И, присев к нему совсем плотно, Петрухин начал поддразнивать его карьерой «десятитысячника». Варискин раскрыл рот и забыл закрыть его, упоенно слушая каждое слово. Все, что говорил Петрухин, переносило его от безмерного унижения в Жоркином ящике к щекочущему величию кремлевского распределителя и козыряющих милиционеров. Петрухин все шептал ему о том, что «десятитысячником зря не сделают» и что «это самое заслужить надо»:
— Ты уж постарайся, Варискин! Ты уж придумай что-нибудь такое необыкновенное! Чтоб оно, понимаешь, в нос шибануло!
Варискин кивал головой и блаженно улыбался.
— Да я… Что ж я? Я готов! Вовсю готов! А через час дверь открылась, и в дверях показался караульный начальник.
— Петрухин! — позвал он, не входя в камеру. — На допрос!
— Иду! — лениво отозвался Петрухин и повернулся к Варискину. — Ну, прощай, товарищ Варискин! Сюда меня назад уж не приведут, не увидимся. Понял? Не болтай! Ни слова! Все, что ты знаешь, — это твое дело: и совсем не надо, чтоб здесь знали, что тебе все известно. Словно ты и не знаешь ничего. Не будь дураком!
Глава XVII
Варискин остался один. Эти два часа, проведенные им с Петрухиным, подействовали на него, как успокаивающая и укрепляющая ванна: все мутное, неприятное и обессиливавшее разом смылось. «Отбор! Вот оно что!» Он ни над чем не раздумывал, ни в чем не сомневался, а с дразнящим упоением рисовал себе картины будущего. «Ведь ежели я в десятитысячники попаду, так»… Акцию, о которой говорил Петрухин, он себе не мог представить, а поэтому думал о пустяках. Ему мерещилось что-то нелепое, но именно оно и казалось правдоподобным: то революция в Японии, то гражданская война в Германии, то заселение Северного полюса… И он упоенно воображал себе, как он будет «организовывать в Японии рабоче-крестьянское правительство», как будет распоряжаться переселением десятков миллионов людей «вообще в Арктику», как будет командовать красным фронтом в 1ермании. И чем нелепее были эти картины, тем все более возможными и реальными казались они ему.

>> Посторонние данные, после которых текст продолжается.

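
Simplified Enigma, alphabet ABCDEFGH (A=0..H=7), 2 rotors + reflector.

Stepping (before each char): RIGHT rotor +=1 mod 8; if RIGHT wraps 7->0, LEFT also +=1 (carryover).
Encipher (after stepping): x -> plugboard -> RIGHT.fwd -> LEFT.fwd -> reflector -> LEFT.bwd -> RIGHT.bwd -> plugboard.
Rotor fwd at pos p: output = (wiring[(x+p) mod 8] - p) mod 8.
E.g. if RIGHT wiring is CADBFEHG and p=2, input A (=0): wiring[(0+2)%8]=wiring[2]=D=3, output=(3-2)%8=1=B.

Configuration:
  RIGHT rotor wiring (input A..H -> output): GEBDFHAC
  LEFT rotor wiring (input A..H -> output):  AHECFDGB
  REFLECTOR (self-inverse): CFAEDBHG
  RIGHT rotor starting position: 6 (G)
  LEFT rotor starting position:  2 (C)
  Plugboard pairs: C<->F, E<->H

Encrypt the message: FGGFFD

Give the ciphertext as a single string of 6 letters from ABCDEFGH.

Answer: CBFHAB

Derivation:
Char 1 ('F'): step: R->7, L=2; F->plug->C->R->F->L->H->refl->G->L'->G->R'->F->plug->C
Char 2 ('G'): step: R->0, L->3 (L advanced); G->plug->G->R->A->L->H->refl->G->L'->E->R'->B->plug->B
Char 3 ('G'): step: R->1, L=3; G->plug->G->R->B->L->C->refl->A->L'->C->R'->C->plug->F
Char 4 ('F'): step: R->2, L=3; F->plug->C->R->D->L->D->refl->E->L'->G->R'->E->plug->H
Char 5 ('F'): step: R->3, L=3; F->plug->C->R->E->L->G->refl->H->L'->A->R'->A->plug->A
Char 6 ('D'): step: R->4, L=3; D->plug->D->R->G->L->E->refl->D->L'->D->R'->B->plug->B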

Радостно укрепляло его и другое: он перестал себя чувствовать одиноким, противопоставленным. Еще несколько дней назад выходило так, что его загоняли в тупик, как хозяйка загоняет в угол курицу, которую хочет зарезать, а он, трепыхаясь от ужаса, пытался спрятаться, скрыться, спастись. Яхонтов, Жорка и сотни других шли вместе с повелевающей силой, а он был против всех: один, растерянный и беспомощный. Теперь же он до радости явственно чувствовал себя объединенным и с Яхонтовым, и с Жоркой, и со всеми, кто идет за силой. Он чувствовал себя частью целого, крепкого и большого, точно так же, как солдат роты чувствует себя не кем-то отдельным, а именно частью целого, частью роты. Быть может, Яхонтов и Жорка сделают ему новое зло, но все же он будет солдатом их роты, а они, творящие ему зло, будут солдатами его роты. И это делало его приподнятым и сильным.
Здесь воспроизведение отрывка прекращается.